Out of all characters you have ever created, do you have any favourites?
That’s like asking about my favourite child! I’ll attempt an answer, anyway. 😉 I’ve always had a huge soft spot for Alice, the main character in Seasons of Love. She’s a pretty uptight, very British solicitor going through a midlife crisis and I love her transformation throughout the book—during which she falls in love with a much younger woman, who is also her best friend’s daughter. It’s funny because I always believed the power lesbian characters I created like Dominique Laroche in French Kissing or Isabella in High Rise would stay with me much longer as my favorites, but it turns out Alice McAllister is much more interesting as a character.
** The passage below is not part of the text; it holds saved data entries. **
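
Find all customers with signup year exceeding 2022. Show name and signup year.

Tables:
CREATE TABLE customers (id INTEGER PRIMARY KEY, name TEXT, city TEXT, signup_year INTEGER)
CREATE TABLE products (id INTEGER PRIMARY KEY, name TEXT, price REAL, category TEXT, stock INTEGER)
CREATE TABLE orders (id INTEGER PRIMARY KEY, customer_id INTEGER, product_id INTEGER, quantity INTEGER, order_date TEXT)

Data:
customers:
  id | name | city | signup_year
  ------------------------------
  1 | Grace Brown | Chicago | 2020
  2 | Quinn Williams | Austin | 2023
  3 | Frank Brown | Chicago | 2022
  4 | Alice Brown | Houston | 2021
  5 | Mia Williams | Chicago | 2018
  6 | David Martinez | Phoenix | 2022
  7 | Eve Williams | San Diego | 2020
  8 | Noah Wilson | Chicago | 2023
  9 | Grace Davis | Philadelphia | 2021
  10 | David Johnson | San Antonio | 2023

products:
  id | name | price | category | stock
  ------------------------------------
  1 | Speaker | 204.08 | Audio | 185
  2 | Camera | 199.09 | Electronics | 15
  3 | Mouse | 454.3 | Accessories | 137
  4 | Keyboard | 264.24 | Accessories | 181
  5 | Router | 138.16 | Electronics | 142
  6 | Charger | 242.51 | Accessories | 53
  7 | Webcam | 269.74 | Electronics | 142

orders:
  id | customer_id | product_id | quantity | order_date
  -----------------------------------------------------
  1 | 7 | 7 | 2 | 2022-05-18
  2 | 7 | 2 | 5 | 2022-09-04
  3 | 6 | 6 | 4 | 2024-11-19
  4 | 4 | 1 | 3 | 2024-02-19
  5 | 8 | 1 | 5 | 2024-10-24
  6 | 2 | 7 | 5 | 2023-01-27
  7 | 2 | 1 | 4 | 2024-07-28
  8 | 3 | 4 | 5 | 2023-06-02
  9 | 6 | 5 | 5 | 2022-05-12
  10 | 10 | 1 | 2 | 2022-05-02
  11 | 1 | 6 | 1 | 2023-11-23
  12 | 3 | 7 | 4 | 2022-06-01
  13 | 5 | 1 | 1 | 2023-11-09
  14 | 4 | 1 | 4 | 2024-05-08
SELECT name, signup_year FROM customers WHERE signup_year > 2022

Execution result:
name | signup_year
Quinn Williams | 2023
Noah Wilson | 2023
David Johnson | 2023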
What kind of writing process do you have? Do you plan the whole story first or do you like to see where it takes you?
I write romance, so, at its most basic, the story will always be the same: two women meet, like each other, encounter a few obstacles, overcome them, and have a happy ending. I guess, for this reason, I’m not much of a plotter. I’m also very bad at knowing in advance what will happen. What I like to do instead is create complex, layered characters who are unpredictable, even to me as their creator, that drive the story forward. That being said, I would like to be more of a plotter, because when I know exactly what’s going to happen, I can write much faster.
Very soon, my wife and I will be trying our hand at writing a thriller together, and a book in that genre requires a whole lot more plotting than I’m used to. We’ve been planning this book for weeks now and, at times, it’s been a bit of a painful process for me, but I think the end result will be all the better for it (and my wife happens to pretty good at coming up with murderous plots!)
Do you read nonfiction books about writing?
All the time. I would definitely recommend Stephen King’s On Writing, just to get you started. I also listen to a few weekly podcasts (The Creative Penn, Self-Publishing Podcast & The Self-Publishing Formula) about writing and publishing and pick up a lot of tips there. We’ve also been doing James Patterson’s Masterclass in writing, which is quite interesting (though not very detailed.) I think I must have also read every book available about speeding up your writing, but they all say the same, just as any book on craft will, essentially, say the same. But it’s good to be reminded sometimes.
What are you currently working on right now?
I just typed ‘The End’ underneath the first draft of Pink Bean Book Two. The jury’s still out on the title, so I can’t give you that just yet. It will be out just before Christmas on 23 December 2016. Now that that’s done, my wife and I can finally start writing our thriller (about time after all that plotting!)